Wildlife sanctuary in Sri Lanka

Kokkilai Sanctuary (கொக்குளாய் சரணாலயம் Kokkuḷāy Caraṇālayam) is a wildlife sanctuary in north eastern Sri Lanka, approximately 25 km south east of Mullaitivu.

==History==
Kokkilai Lagoon and its surrounding area was designated as a bird sanctuary on 18 May 1951 under the Fauna and Flora Protection Ordinance (No. 2) of 1937. It had an area of 2995 ha in 1990. It currently has an area of 1995 ha.

Following the end of the Sri Lankan Civil War the government announced plans to convert various sanctuaries in the Northern Province, including Kokkilai, into national parks.
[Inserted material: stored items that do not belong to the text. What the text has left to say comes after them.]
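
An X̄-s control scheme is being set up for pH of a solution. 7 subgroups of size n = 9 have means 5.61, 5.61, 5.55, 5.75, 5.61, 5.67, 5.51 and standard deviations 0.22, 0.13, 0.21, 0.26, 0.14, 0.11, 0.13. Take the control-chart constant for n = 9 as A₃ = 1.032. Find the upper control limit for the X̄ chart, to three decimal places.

X̄̄ = (5.61 + 5.61 + 5.55 + 5.75 + 5.61 + 5.67 + 5.51) / 7 = 5.6157
s̄ = (0.22 + 0.13 + 0.21 + 0.26 + 0.14 + 0.11 + 0.13) / 7 = 0.1714
UCL = X̄̄ + A₃·s̄ = 5.6157 + 1.032 × 0.1714 = 5.7926

5.793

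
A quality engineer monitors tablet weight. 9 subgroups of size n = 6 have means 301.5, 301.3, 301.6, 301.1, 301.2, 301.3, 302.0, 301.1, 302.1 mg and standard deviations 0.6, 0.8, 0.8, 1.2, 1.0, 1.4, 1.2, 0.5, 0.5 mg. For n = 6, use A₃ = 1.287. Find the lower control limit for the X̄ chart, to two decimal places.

X̄̄ = (301.5 + 301.3 + 301.6 + 301.1 + 301.2 + 301.3 + 302.0 + 301.1 + 302.1) / 9 = 301.4667
s̄ = (0.6 + 0.8 + 0.8 + 1.2 + 1.0 + 1.4 + 1.2 + 0.5 + 0.5) / 9 = 0.8889
LCL = X̄̄ − A₃·s̄ = 301.4667 − 1.287 × 0.8889 = 300.3227

300.32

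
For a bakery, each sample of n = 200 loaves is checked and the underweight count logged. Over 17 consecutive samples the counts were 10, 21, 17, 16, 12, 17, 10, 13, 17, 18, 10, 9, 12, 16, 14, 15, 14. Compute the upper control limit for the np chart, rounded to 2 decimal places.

p̄ = Σdᵢ / (k·n) = 241 / (17 × 200) = 0.07088
UCL = np̄ + 3·√(np̄(1−p̄)) = 14.1765 + 3 × √(14.1765×0.92912) = 14.1765 + 3 × 3.6293 = 25.0643

25.06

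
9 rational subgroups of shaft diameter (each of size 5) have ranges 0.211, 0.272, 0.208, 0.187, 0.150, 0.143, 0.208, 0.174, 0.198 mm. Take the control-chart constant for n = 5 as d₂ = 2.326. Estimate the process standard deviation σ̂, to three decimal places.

R̄ = (0.211 + 0.272 + 0.208 + 0.187 + 0.150 + 0.143 + 0.208 + 0.174 + 0.198) / 9 = 0.1946
σ̂ = R̄ / d₂ = 0.1946 / 2.326 = 0.0836

0.084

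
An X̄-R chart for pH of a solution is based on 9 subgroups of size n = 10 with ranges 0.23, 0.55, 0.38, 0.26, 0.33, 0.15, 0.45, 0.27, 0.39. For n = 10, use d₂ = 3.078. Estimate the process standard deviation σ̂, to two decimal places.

0.11

R̄ = (0.23 + 0.55 + 0.38 + 0.26 + 0.33 + 0.15 + 0.45 + 0.27 + 0.39) / 9 = 0.3344
σ̂ = R̄ / d₂ = 0.3344 / 3.078 = 0.1087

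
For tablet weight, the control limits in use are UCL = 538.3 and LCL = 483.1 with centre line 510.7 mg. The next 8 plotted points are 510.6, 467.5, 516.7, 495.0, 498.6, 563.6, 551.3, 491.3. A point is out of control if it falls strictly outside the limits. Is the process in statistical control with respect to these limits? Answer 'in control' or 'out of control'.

out of control

Compare each point to [483.1, 538.3]: sample 2 = 467.5 < LCL; sample 6 = 563.6 > UCL; sample 7 = 551.3 > UCL.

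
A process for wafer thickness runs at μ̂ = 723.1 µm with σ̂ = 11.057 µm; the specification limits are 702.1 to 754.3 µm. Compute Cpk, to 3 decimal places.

Cpu = (USL − μ̂) / (3σ̂) = (754.3 − 723.1) / (3 × 11.057) = 0.9406; Cpl = (μ̂ − LSL) / (3σ̂) = (723.1 − 702.1) / (3 × 11.057) = 0.6331; Cpk = min(Cpu, Cpl) = 0.6331

0.633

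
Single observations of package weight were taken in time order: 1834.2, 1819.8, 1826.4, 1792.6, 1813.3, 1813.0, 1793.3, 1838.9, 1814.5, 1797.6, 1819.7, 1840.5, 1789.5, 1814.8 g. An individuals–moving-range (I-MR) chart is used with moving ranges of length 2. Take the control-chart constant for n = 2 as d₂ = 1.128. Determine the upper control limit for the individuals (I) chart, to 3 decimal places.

1876.566

X̄ = (1834.2 + 1819.8 + 1826.4 + 1792.6 + 1813.3 + 1813.0 + 1793.3 + 1838.9 + 1814.5 + 1797.6 + 1819.7 + 1840.5 + 1789.5 + 1814.8) / 14 = 1814.8643
Moving ranges: 14.4, 6.6, 33.8, 20.7, 0.3, 19.7, 45.6, 24.4, 16.9, 22.1, 20.8, 51.0, 25.3; M̄R̄ = 301.6000 / 13 = 23.2000
UCL = X̄ + 3·M̄R̄/d₂ = 1814.8643 + 3 × 23.2000 / 1.128 = 1876.5664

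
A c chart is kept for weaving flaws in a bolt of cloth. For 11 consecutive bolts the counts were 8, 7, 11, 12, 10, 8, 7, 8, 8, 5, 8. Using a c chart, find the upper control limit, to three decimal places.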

Four new national parks were created in the Northern Province on 22 June 2015 but Kokkilai remains only a sanctuary.

An Integrated Strategic Environmental Assessment of Northern Province produced by the government with the assistance of United Nations Development Programme and United Nations Environment Programme and published in October 2014 recommended that Kokkilai sanctuary be extended northwards to include Nai Aru Lagoon.

Kokkilai Sanctuary has been subject to illegal deforestation. In 2010 1,000 acres were bulldozed destroying up to 3,000 weaver bird nests.

==Flora and fauna==
Kokkilai Lagoon is partly surrounded by mangrove swamps and sea grass beds. The surrounding area includes cultivated land, scrub and open forests. Numerous varieties of water and wader birds are found in the sanctuary including cormorants, ducks, egrets, flamingoes, herons, ibis, pelicans and storks. The sanctuary is a haven for birds migrating along Sri Lanka's east coast. Elephants are also found in the sanctuary.